I have some confusions/problems about the usage of pointers in C. I've put the example code below to understand it easily. Please notice differences of these codes. If you have some problem understanding it, please have a feedback.
This doesn't work.
#include <stdio.h>
#include <stdlib.h>
void process() {
int *arr;
arr=(int*)malloc(5*sizeof(int));
arr=(int*){3,1,4,5,2};
for(int z=0;z<5;z++) {
printf("%d ",arr[z]);
}
printf("\n");
}
int main() {
process();
return 0;
}
But this works.
#include <stdio.h>
#include <stdlib.h>
void process() {
int *arr;
arr=(int*)malloc(5*sizeof(int));
arr=(int[]){3,1,4,5,2};
for(int z=0;z<5;z++) {
printf("%d ",arr[z]);
}
printf("\n");
}
int main() {
process();
return 0;
}
This also works too. Why? I didn't allocate memory here.
#include <stdio.h>
#include <stdlib.h>
void process() {
int *arr;
arr=(int[]){3,1,4,5,2};
for(int z=0;z<5;z++) {
printf("%d ",arr[z]);
}
printf("\n");
}
int main() {
process();
return 0;
}
Why aren't they same?
arr=(int*){3,1,4,5,2};
arr=(int[]){3,1,4,5,2};
Is there any other way to initializing array of integer pointer, not using in this individual assigning way?
arr[0]=3;
arr[1]=1;
arr[2]=4;
arr[3]=5;
arr[4]=2;
How can i get the size/number of allocation in memory of pointer so that i can use something like for(int z=0;z<NUM;z++) { instead of for(int z=0;z<5;z++) { statically?
Any answer is highly appreciated.
Thanks in advance.
The malloc calls in the first few examples allocate a block of memory and assign a pointer to that memory to arr. As soon as you assign to arr again, the pointer value is overwritten, and you've lost track of that allocated memory -- i.e., you've leaked it. That's a bug right there.
In other words, if you allocate a block of memory using using malloc(), then you can write data into it using array syntax (for example):
int* arr = (int *) malloc(sizeof(int) * 5);
for (int i=0; i<5; ++i)
arr[i] = i;
But you can't assign anything else directly to arr, or you lose the pointer to that block of memory. And when you allocate a block using malloc(), don't forget to delete it using free() when you don't need it anymore.

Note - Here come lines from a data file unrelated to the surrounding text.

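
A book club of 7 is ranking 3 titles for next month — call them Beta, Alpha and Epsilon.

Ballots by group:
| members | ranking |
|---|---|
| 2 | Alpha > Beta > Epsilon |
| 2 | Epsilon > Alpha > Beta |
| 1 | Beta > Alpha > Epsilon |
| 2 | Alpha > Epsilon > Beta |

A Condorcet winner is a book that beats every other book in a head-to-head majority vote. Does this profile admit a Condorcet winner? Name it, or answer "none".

Alpha

Check each pair by majority over 7 ballots:
Beta vs Alpha: 1 to 6, Alpha.
Beta vs Epsilon: Beta preferred on 2+1 = 3 ballots; Epsilon wins 4–3.
Alpha vs Epsilon: Alpha is ranked higher on 2+1+2 = 5 ballots, Epsilon on 2. Alpha wins 5–2.
Alpha wins every pairwise contest, so Alpha is the Condorcet winner.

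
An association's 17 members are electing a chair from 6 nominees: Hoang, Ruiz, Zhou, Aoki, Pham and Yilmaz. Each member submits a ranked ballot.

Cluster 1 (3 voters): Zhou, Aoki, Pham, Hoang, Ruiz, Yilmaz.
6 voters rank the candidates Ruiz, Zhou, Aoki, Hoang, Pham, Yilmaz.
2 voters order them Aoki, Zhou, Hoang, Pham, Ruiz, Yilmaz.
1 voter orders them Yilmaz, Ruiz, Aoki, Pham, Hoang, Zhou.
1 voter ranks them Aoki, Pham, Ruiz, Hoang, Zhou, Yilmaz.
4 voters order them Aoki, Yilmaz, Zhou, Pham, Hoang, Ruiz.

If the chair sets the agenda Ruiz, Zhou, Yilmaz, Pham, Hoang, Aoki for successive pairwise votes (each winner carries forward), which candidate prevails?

Zhou

Round 1: Ruiz vs Zhou — 8–9, Zhou advances.
Round 2: Zhou vs Yilmaz — 12–5, Zhou advances.
Round 3: Zhou vs Pham — 15–2, Zhou advances.
Round 4: Zhou vs Hoang — 15–2, Zhou advances.
Round 5: Zhou vs Aoki — 9–8, Zhou advances.
The agenda winner is Zhou.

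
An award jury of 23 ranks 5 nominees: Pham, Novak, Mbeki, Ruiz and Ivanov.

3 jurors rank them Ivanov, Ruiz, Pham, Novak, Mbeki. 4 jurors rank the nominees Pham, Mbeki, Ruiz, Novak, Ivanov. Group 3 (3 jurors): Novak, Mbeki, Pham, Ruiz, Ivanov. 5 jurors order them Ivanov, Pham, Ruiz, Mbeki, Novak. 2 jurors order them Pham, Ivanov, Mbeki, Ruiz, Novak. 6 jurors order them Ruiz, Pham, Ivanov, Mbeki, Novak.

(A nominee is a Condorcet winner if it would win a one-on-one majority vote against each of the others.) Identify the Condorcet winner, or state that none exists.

Pham

Check each pair by majority over 23 ballots:
Pham vs Novak: Pham wins 20–3.
Pham vs Mbeki: Pham wins 20–3.
Pham vs Ruiz: Pham wins 14–9.
Pham vs Ivanov: Pham wins 15–8.
Novak vs Mbeki: Mbeki wins 17–6.
Novak vs Ruiz: Ruiz wins 20–3.
Novak–Ivanov: Ivanov 16–7.
Mbeki–Ruiz: Ruiz 14–9.
Mbeki–Ivanov: Ivanov 16–7.
Ruiz–Ivanov: Ruiz 13–10.
Pham defeats every rival head-to-head and is the Condorcet winner.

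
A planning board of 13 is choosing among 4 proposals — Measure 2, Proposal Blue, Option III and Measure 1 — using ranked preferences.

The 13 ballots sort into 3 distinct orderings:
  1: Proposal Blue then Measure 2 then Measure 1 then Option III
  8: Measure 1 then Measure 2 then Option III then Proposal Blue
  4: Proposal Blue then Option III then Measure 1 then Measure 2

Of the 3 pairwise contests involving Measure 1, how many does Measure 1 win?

3

Measure 1 against each rival (13 council members):
Measure 1 vs Measure 2: 12 to 1, Measure 1.
Measure 1–Proposal Blue: Measure 1 8–5.
Measure 1 vs Option III: 9 to 4, Measure 1.
Measure 1 beats Measure 2, Proposal Blue, Option III — 3 pairwise wins.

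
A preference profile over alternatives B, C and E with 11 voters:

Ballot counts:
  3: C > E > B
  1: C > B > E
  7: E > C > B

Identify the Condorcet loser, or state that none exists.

Head-to-head results (11 voters):
B vs C: 0 to 11, C.
B vs E: E, 10–1.
C vs E: E, 7–4.
B loses to every other alternative — it is the Condorcet loser.

B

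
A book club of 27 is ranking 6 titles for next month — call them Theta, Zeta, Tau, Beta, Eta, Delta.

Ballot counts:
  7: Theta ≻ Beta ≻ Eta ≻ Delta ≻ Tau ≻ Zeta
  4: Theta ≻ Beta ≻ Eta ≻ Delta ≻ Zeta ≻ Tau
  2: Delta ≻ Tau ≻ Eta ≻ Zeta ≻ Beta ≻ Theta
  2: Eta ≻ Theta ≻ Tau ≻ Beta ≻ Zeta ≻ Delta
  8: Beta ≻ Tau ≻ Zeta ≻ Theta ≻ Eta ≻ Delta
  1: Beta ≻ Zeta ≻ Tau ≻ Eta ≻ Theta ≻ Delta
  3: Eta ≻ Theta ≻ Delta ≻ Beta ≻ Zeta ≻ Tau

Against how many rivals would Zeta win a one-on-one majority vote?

Zeta against each rival (27 members):
Zeta vs Theta: Zeta preferred on 2+8+1 = 11 ballots; Theta wins 16–11.
Zeta vs Tau: Tau, 19–8.
Zeta vs Beta: Beta, 25–2.
Zeta vs Eta: Eta wins 18–9.
Zeta vs Delta: Delta, 16–11.
Zeta beats no one; loses to Theta, Tau, Beta, Eta, Delta — 0 pairwise wins.

0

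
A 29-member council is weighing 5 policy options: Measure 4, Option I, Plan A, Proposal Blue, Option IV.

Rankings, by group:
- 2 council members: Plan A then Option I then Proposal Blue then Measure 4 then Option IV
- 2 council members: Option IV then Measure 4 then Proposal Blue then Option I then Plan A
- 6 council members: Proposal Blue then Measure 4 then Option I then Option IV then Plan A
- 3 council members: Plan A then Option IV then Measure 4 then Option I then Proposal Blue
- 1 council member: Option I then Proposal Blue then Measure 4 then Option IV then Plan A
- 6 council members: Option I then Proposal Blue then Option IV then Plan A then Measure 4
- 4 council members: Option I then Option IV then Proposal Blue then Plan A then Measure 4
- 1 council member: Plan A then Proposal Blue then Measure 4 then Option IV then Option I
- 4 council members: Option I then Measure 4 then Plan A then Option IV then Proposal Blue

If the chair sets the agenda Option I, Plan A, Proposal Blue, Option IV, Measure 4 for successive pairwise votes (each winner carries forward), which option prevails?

Round 1: Option I vs Plan A — 23–6, Option I advances.
Round 2: Option I vs Proposal Blue — 20–9, Option I advances.
Round 3: Option I vs Option IV — 23–6, Option I advances.
Round 4: Option I vs Measure 4 — 17–12, Option I advances.
The agenda winner is Option I.

Option I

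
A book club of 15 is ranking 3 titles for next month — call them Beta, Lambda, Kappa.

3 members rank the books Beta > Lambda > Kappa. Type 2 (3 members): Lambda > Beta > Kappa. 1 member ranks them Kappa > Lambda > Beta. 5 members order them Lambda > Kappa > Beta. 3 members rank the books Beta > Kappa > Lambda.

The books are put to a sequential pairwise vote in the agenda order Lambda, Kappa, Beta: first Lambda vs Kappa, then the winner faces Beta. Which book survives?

Round 1: Lambda vs Kappa — 11–4, Lambda advances.
Round 2: Lambda vs Beta — 9–6, Lambda advances.
The agenda winner is Lambda.

Lambda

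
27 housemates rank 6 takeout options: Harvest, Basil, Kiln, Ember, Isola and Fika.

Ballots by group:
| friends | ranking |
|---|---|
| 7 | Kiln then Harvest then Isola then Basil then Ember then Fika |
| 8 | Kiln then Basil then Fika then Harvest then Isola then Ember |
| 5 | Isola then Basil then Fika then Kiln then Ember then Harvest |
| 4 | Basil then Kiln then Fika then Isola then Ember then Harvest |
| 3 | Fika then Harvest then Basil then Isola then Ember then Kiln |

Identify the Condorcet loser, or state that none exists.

Pairwise majorities:
Harvest vs Basil: Harvest preferred on 7+3 = 10 ballots; Basil wins 17–10.
Harvest vs Kiln: 3 for Harvest, 24 for Kiln — Kiln by 24–3.
Harvest vs Ember: Harvest wins 18–9.
Harvest vs Isola: 7+8+3 = 18 for Harvest, 9 for Isola — Harvest by 18–9.
Harvest vs Fika: Fika, 20–7.
Basil vs Kiln: Basil is ranked higher on 5+4+3 = 12 ballots, Kiln on 15. Kiln wins 15–12.
Basil vs Ember: Basil preferred on 7+8+5+4+3 = 27 ballots; Basil wins 27–0.
Basil vs Isola: 15 to 12, Basil.
Basil vs Fika: Basil, 24–3.
Kiln vs Ember: Kiln is ranked higher on 7+8+5+4 = 24 ballots, Ember on 3. Kiln wins 24–3.
Kiln vs Isola: Kiln wins 19–8.
Kiln vs Fika: 19 to 8, Kiln.
Ember vs Isola: Isola wins 27–0.
Ember vs Fika: 7 for Ember, 20 for Fika — Fika by 20–7.
Isola vs Fika: Fika wins 15–12.
Ember is beaten in every head-to-head and is the Condorcet loser.

Ember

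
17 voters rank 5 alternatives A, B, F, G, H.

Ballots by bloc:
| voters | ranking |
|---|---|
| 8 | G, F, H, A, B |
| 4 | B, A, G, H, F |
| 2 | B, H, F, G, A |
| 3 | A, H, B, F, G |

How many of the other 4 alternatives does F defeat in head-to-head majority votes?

1

F against each rival (17 voters):
F–A: F 10–7.
F vs B: 8 for F, 9 for B — B by 9–8.
F vs G: F is ranked higher on 2+3 = 5 ballots, G on 12. G wins 12–5.
F vs H: 8 for F, 9 for H — H by 9–8.
F beats A; loses to B, G, H — 1 pairwise win.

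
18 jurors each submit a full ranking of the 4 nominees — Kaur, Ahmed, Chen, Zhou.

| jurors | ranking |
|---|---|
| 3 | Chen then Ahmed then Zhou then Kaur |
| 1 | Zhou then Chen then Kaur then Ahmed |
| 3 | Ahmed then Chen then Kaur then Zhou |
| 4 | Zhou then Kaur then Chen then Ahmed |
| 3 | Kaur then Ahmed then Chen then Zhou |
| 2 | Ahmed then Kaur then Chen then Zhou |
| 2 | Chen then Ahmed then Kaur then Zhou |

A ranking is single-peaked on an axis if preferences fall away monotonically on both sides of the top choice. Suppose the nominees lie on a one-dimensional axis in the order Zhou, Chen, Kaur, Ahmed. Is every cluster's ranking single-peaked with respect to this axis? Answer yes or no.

no

Axis positions: Zhou=1, Chen=2, Kaur=3, Ahmed=4.
Cluster 1: ranking walks positions 2-4-1-3; Ahmed is ranked above Kaur even though Kaur lies between Ahmed and the peak Chen on the axis — preferences dip and rise again. Not single-peaked.
Cluster 2 (peak Zhou at position 1): ranking walks positions 1-2-3-4, expanding outward from the peak — single-peaked.
Cluster 3: ranking walks positions 4-2-3-1; Chen is ranked above Kaur even though Kaur lies between Chen and the peak Ahmed on the axis — preferences dip and rise again. Not single-peaked.
Cluster 4: ranking walks positions 1-3-2-4; Kaur is ranked above Chen even though Chen lies between Kaur and the peak Zhou on the axis — preferences dip and rise again. Not single-peaked.
Cluster 5 (peak Kaur at position 3): ranking walks positions 3-4-2-1, expanding outward from the peak — single-peaked.
Cluster 6 (peak Ahmed at position 4): ranking walks positions 4-3-2-1, expanding outward from the peak — single-peaked.
Cluster 7: ranking walks positions 2-4-3-1; Ahmed is ranked above Kaur even though Kaur lies between Ahmed and the peak Chen on the axis — preferences dip and rise again. Not single-peaked.
Cluster 1 violates single-peakedness, so the profile is not single-peaked on this axis.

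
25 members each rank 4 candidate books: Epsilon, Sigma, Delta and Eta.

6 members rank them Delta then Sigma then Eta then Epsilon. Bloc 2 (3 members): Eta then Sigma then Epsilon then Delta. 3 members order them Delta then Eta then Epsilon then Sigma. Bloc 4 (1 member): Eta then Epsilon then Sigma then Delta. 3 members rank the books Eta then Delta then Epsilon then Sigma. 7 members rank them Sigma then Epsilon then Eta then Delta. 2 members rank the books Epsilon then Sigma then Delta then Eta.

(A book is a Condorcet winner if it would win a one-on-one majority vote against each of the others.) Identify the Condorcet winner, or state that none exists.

Check each pair by majority over 25 ballots:
Epsilon–Sigma: Sigma 16–9.
Epsilon vs Delta: Epsilon, 13–12.
Epsilon vs Eta: Eta wins 16–9.
Sigma–Delta: Sigma 13–12.
Sigma–Eta: Sigma 15–10.
Delta vs Eta: Eta, 14–11.
Sigma wins every pairwise contest, so Sigma is the Condorcet winner.

Sigma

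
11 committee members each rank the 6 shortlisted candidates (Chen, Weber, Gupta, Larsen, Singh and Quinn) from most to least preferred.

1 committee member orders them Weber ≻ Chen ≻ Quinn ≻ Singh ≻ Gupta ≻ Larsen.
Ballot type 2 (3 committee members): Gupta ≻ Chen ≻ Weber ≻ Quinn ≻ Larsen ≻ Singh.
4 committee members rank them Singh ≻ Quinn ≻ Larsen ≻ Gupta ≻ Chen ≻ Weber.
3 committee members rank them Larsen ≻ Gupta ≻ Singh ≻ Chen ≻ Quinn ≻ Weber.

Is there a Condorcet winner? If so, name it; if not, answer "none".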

An array is not a pointer-to-integer; it's an array. An array name is said to "decay to a pointer" when you pass it as an argument to a function accepting a pointer as an argument, but they're not the same thing.
Regarding your last question: that's actually the difference between an array and a pointer-to-type: the compiler knows the size of an array, but it does not know the size of a block pointed to by an arbitrary pointer-to-type. The answer, unfortunately, is no.
But since you're writing C++, not C, you shouldn't use arrays anyway: use `std::vector'! They know their own length, plus they're expandable.
When you say: ptr = {1,2,3,4,5}, you make ptr point to a memory in the data segment, where constant array {1,2,3,4,5} resides and thus you are leaking memory. If you want to initialize your memory, just after allocation, write: ptr[0]=1; ptr[1]=2; and so on. If you want to copy data, use memcpy.
The comma-separated list of values is a construct for initializing arrays. It's not suitable for initializing pointers to arrays. That's why you need that (int[]) - it tells gcc to create an unnamed array of integers that is initialized with the provided values.
gcc won't let you losing the information that arr is an array unless you really want to. That's why you need a cast. It's better that you declare arr as an array, not as a pointer. You can still pass it to the functions that accept a pointer. Yet gcc would not let you leak memory with malloc:
error: incompatible types when assigning to type ‘int[5]’ from type ‘void *’
If you want a variable that can be either an array or an pointer to allocated memory, create another variable for that. Better yet, create a function that accepts a pointer and pass it either an array or a pointer.